I’m trying to come up with a elegant way of backing up my docker volumes. I don’t really care about my host and the data on the host, because everything I do happens inside my docker containers and the mapped volumes. Some containers use mapped paths, but some others use straight up docker volumes.
I’ve started writing a script that inspects the containers, reads all the mount paths and then spins up another container to tar all the mounted paths.
docker run --rm --volumes-from $container_name-v /data/backup:/backup busybox tar cvf /backup/$container_name.tar $paths
So far so good, this works and I can write all backups to my storage and later sync them to an offsite backup space.
But error handling, (nice)logging and notifications using ntfy in case of success / errors / problems is going to suck in a bash script. Local backup file rollover and log file rollover also just suck if I have to do all this by hand.

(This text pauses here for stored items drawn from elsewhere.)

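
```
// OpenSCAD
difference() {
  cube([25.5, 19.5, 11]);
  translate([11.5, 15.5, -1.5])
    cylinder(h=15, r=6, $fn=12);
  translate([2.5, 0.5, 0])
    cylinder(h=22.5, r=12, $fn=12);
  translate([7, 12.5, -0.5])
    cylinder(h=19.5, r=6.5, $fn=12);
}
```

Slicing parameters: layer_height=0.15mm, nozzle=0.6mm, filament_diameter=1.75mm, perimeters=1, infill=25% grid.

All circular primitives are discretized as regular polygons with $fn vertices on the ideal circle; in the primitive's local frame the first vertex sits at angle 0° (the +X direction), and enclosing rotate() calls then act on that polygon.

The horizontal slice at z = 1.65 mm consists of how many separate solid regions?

At z = 1.65 mm: the 25.5×19.5 cube contributes its full rectangle; the r=6 cylinder at (11.5, 15.5) contributes a regular 12-gon of circumradius 6; the r=12 cylinder at (2.5, 0.5) gives a regular 12-gon of circumradius 12 (constant along its height); the r=6.5 cylinder at (7, 12.5) contributes a regular 12-gon of circumradius 6.5; Taking the first minus the rest: starting from the 25.5×19.5 cube, the r=6 cylinder at (11.5, 15.5) partially overlaps it — only the 96.98 mm² overlap (of its 108.00 mm²) is removed, clipping the outline; the r=12 cylinder at (2.5, 0.5) partially overlaps it — only the 143.91 mm² overlap (of its 432.00 mm²) is removed, clipping the outline; the r=6.5 cylinder at (7, 12.5) partially overlaps it — only the 30.92 mm² overlap (of its 126.75 mm²) is removed, clipping the outline — 2 connected regions. The result has 2 disconnected regions.

2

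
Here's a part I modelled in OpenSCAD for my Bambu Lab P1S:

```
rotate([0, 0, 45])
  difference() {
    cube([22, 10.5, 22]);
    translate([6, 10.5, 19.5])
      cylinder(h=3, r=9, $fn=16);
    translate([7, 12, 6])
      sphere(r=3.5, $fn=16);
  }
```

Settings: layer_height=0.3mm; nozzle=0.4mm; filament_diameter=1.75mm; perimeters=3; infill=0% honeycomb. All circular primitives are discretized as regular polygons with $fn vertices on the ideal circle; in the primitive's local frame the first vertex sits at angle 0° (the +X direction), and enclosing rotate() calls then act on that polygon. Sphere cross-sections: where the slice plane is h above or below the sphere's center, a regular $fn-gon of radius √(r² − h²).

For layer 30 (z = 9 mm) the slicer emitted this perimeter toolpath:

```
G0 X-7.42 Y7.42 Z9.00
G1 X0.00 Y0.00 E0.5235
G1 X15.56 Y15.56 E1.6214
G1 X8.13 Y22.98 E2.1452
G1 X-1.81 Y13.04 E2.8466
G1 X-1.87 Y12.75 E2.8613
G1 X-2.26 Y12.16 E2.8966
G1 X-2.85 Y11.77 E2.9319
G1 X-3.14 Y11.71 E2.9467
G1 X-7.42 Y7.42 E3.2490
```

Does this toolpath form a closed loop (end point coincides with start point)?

Start point (G0): (-7.42, 7.42). End point (last G1): the path returns to the start — closed.

yes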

I’m able to use other languages to write this backup util but I don’t want to start this project if there already is a ready made solution.
So the question, is there a utility that can simply schedule arbitrary bits of script, write nicer logs for these script bits, do file rollovers and run another script on success / error?
All the backup programs that I can find are more focused on backing up directories, permissions and so on.
I don’t have an answer for this, but I wonder if something for this could be set up with a docker container. I know LinuxServer.io has a really good image system where you can run a container with “mods”. For example, you might be able to run their base Ubuntu / Fedora / Alpine image and then customizing it to run your script as a service / cron job / systemd service.